NORTHERN GEORGIA – In 2020, Georgia farmers received state legislature permission to legally grow hemp here for the first time in at least 50 years. The harvest has been banned because it looks and smells like its illegal sister plant, marijuana.
Georgia farmers are required to have hemp plants tested to ensure the psychoactive chemical THC levels are 0.3% or less.
Henry Ostaszewski, co-founder of Blue 42 Organics, told Channel 2’s Tom Regan the benefits of CBD from hemp plants were more than a novelty. They change life.
“We created a kind of lab environment to really create the strains that work here in Georgia,” Ostaszewski said.
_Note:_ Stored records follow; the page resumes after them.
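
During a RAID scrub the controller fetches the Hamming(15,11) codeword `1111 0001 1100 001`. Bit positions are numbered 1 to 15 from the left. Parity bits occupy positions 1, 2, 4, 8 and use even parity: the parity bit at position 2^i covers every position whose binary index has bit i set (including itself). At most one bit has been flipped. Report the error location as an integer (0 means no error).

s1: b1⊕b3⊕b5⊕b7⊕b9⊕b11⊕b13⊕b15 = 1⊕1⊕0⊕0⊕1⊕0⊕0⊕1 = 0
s2: b2⊕b3⊕b6⊕b7⊕b10⊕b11⊕b14⊕b15 = 1⊕1⊕0⊕0⊕1⊕0⊕0⊕1 = 0
s4: b4⊕b5⊕b6⊕b7⊕b12⊕b13⊕b14⊕b15 = 1⊕0⊕0⊕0⊕0⊕0⊕0⊕1 = 0
s8: b8⊕b9⊕b10⊕b11⊕b12⊕b13⊕b14⊕b15 = 1⊕1⊕1⊕0⊕0⊕0⊕0⊕1 = 0
Syndrome (s8...s1) = 0000 → position 0 (no error).

0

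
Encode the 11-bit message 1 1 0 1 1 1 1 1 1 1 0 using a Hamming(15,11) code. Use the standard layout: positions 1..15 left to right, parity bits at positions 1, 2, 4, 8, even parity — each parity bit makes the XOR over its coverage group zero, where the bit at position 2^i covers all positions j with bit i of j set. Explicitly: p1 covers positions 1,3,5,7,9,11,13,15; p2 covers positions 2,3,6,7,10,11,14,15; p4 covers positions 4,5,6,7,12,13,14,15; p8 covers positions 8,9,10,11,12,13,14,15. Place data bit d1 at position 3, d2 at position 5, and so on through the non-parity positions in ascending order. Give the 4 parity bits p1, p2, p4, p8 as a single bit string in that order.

0110

Place data bits at non-power-of-two positions: b3=1, b5=1, b6=0, b7=1, b9=1, b10=1, b11=1, b12=1, b13=1, b14=1, b15=0.
p1 = XOR of data positions {3,5,7,9,11,13,15} = 1⊕1⊕1⊕1⊕1⊕1⊕0 = 0
p2 = XOR of data positions {3,6,7,10,11,14,15} = 1⊕0⊕1⊕1⊕1⊕1⊕0 = 1
p4 = XOR of data positions {5,6,7,12,13,14,15} = 1⊕0⊕1⊕1⊕1⊕1⊕0 = 1
p8 = XOR of data positions {9,10,11,12,13,14,15} = 1⊕1⊕1⊕1⊕1⊕1⊕0 = 0
Parity bits p1,p2,p4,p8 = 0110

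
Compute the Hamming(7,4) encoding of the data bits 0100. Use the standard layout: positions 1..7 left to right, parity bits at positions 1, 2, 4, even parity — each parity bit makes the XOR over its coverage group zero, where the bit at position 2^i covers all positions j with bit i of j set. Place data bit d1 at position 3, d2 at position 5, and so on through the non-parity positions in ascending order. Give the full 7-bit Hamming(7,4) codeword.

Place data bits at non-power-of-two positions: b3=0, b5=1, b6=0, b7=0.
p1 = XOR of data positions {3,5,7} = 0⊕1⊕0 = 1
p2 = XOR of data positions {3,6,7} = 0⊕0⊕0 = 0
p4 = XOR of data positions {5,6,7} = 1⊕0⊕0 = 1
Codeword b1..b7 = 1001100

1001100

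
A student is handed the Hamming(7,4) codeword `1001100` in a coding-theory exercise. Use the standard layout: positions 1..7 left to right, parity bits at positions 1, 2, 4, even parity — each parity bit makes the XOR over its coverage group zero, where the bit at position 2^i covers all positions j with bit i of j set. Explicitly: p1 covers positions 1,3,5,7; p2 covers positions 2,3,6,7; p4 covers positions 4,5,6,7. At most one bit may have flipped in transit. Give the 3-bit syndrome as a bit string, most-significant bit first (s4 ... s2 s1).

000

s1: b1⊕b3⊕b5⊕b7 = 1⊕0⊕1⊕0 = 0
s2: b2⊕b3⊕b6⊕b7 = 0⊕0⊕0⊕0 = 0
s4: b4⊕b5⊕b6⊕b7 = 1⊕1⊕0⊕0 = 0
Syndrome (s4...s1) = 000 → position 0 (no error).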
He and his breeder Gus Wilson are working to develop boutique hemp strains that will thrive in our state’s climate.
The former college and professional footballer became interested in the benefits of hemp for inflammation and anxiety when his former teammates lost their mobility and even their lives to sports-related injuries like CTE.
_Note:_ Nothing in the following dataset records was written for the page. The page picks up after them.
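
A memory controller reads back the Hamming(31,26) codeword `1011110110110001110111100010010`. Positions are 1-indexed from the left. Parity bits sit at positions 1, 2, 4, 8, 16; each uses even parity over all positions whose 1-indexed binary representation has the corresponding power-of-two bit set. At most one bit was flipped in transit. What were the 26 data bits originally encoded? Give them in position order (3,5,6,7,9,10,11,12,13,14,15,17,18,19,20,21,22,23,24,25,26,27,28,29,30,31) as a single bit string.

s1: b1⊕b3⊕b5⊕b7⊕b9⊕b11⊕b13⊕b15⊕b17⊕b19⊕b21⊕b23⊕b25⊕b27⊕b29⊕b31 = 1⊕1⊕1⊕0⊕1⊕1⊕0⊕0⊕1⊕0⊕1⊕1⊕0⊕1⊕0⊕0 = 1
s2: b2⊕b3⊕b6⊕b7⊕b10⊕b11⊕b14⊕b15⊕b18⊕b19⊕b22⊕b23⊕b26⊕b27⊕b30⊕b31 = 0⊕1⊕1⊕0⊕0⊕1⊕0⊕0⊕1⊕0⊕1⊕1⊕0⊕1⊕1⊕0 = 0
s4: b4⊕b5⊕b6⊕b7⊕b12⊕b13⊕b14⊕b15⊕b20⊕b21⊕b22⊕b23⊕b28⊕b29⊕b30⊕b31 = 1⊕1⊕1⊕0⊕1⊕0⊕0⊕0⊕1⊕1⊕1⊕1⊕0⊕0⊕1⊕0 = 1
s8: b8⊕b9⊕b10⊕b11⊕b12⊕b13⊕b14⊕b15⊕b24⊕b25⊕b26⊕b27⊕b28⊕b29⊕b30⊕b31 = 1⊕1⊕0⊕1⊕1⊕0⊕0⊕0⊕0⊕0⊕0⊕1⊕0⊕0⊕1⊕0 = 0
s16: b16⊕b17⊕b18⊕b19⊕b20⊕b21⊕b22⊕b23⊕b24⊕b25⊕b26⊕b27⊕b28⊕b29⊕b30⊕b31 = 1⊕1⊕1⊕0⊕1⊕1⊕1⊕1⊕0⊕0⊕0⊕1⊕0⊕0⊕1⊕0 = 1
Syndrome (s16...s1) = 10101 → position 21.
Flip bit 21: corrected codeword = 1011110110110001110101100010010
Data bits at positions 3,5,6,7,9,10,11,12,13,14,15,17,18,19,20,21,22,23,24,25,26,27,28,29,30,31: 11101011000110101100010010

11101011000110101100010010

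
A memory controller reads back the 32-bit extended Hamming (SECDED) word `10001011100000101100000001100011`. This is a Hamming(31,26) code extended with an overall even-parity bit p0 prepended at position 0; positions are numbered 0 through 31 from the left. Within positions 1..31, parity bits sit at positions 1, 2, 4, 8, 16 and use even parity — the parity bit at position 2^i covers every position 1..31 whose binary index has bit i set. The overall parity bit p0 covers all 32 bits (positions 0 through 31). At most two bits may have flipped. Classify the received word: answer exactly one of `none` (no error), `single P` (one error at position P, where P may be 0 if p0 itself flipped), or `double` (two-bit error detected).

s1: b1⊕b3⊕b5⊕b7⊕b9⊕b11⊕b13⊕b15⊕b17⊕b19⊕b21⊕b23⊕b25⊕b27⊕b29⊕b31 = 0⊕0⊕0⊕1⊕0⊕0⊕0⊕0⊕1⊕0⊕0⊕0⊕1⊕0⊕0⊕1 = 0
s2: b2⊕b3⊕b6⊕b7⊕b10⊕b11⊕b14⊕b15⊕b18⊕b19⊕b22⊕b23⊕b26⊕b27⊕b30⊕b31 = 0⊕0⊕1⊕1⊕0⊕0⊕1⊕0⊕0⊕0⊕0⊕0⊕1⊕0⊕1⊕1 = 0
s4: b4⊕b5⊕b6⊕b7⊕b12⊕b13⊕b14⊕b15⊕b20⊕b21⊕b22⊕b23⊕b28⊕b29⊕b30⊕b31 = 1⊕0⊕1⊕1⊕0⊕0⊕1⊕0⊕0⊕0⊕0⊕0⊕0⊕0⊕1⊕1 = 0
s8: b8⊕b9⊕b10⊕b11⊕b12⊕b13⊕b14⊕b15⊕b24⊕b25⊕b26⊕b27⊕b28⊕b29⊕b30⊕b31 = 1⊕0⊕0⊕0⊕0⊕0⊕1⊕0⊕0⊕1⊕1⊕0⊕0⊕0⊕1⊕1 = 0
s16: b16⊕b17⊕b18⊕b19⊕b20⊕b21⊕b22⊕b23⊕b24⊕b25⊕b26⊕b27⊕b28⊕b29⊕b30⊕b31 = 1⊕1⊕0⊕0⊕0⊕0⊕0⊕0⊕0⊕1⊕1⊕0⊕0⊕0⊕1⊕1 = 0
Syndrome (s16...s1) = 00000 → position 0 (no error).
Overall parity (XOR of all 32 bits, including p0): 1⊕0⊕0⊕0⊕1⊕0⊕1⊕1⊕1⊕0⊕0⊕0⊕0⊕0⊕1⊕0⊕1⊕1⊕0⊕0⊕0⊕0⊕0⊕0⊕0⊕1⊕1⊕0⊕0⊕0⊕1⊕1 = 0
Overall=0, syndrome position=0 → no error.

none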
“We are not driven by the dollars,” said Ostaszewski. “We are striving to really create a really good cultural community around him here in Northern Georgia.”
Blue 42 is one of 86 companies that are now licensed to grow hemp in Georgia.
Ostaszewski said fighting the taboo on growing a crop that looks and smells like an illegal drug may be as difficult as growing the perfect plant.
“We really need people to take this because it could really help a lot of our farmers here in Georgia,” he said.
TRENDING STORIES
State Agriculture Commissioner Gary Black said it was difficult to grow a new crop, with or without the stigma.
“When you have a new commodity, that market finds its way,” said Black.
But he said the biggest hurdle is for federal leaders to weigh what to classify the crop.
“Is that a meal? Is it an additive? What is it? And we’re still waiting for guidance from the federal government, which would be so helpful, ”Black said.
Farmer Barry Smith said the gray area in the cannabis law affects him too. He retired from his Bartow County kindergarten to try growing hemp.
Smith said the crop grows a lot like a tomato, but the regulations and stigma couldn’t be more different.
“When you have your own family members and your friends and the people you go to church with, who you do business with … look at yourself with that skeptical look, then the educational process needs to take place,” said Smith.
Smith also trains farmers to whom he sells his hemp plants. He hired a doctor and financial advisor to calm the mind and navigate gray areas in the law.
Smith’s team estimates that hemp farmers can make anywhere from $ 5,000 to $ 150,000 on an acre of land, and the industry could create four to 6,000 jobs in just two years.
More important to Smith, however, is that hemp can be the key to maintaining a way of life.
“We really need the people of Georgia to realize this is a harvest, and some of these farmers are desperate to save their farm,” said Smith.
Farmers and Commissioner Black hope there is a life for hemp beyond CBD and envision how Georgia could become a hub for the manufacture of hemp textiles and electric car parts.
Ostaszewski said the versatility for this once forbidden crop is sky high.
“This used to be a viable industrial product in Georgia, in the nation, and we can come back to it,” Ostaszewski said.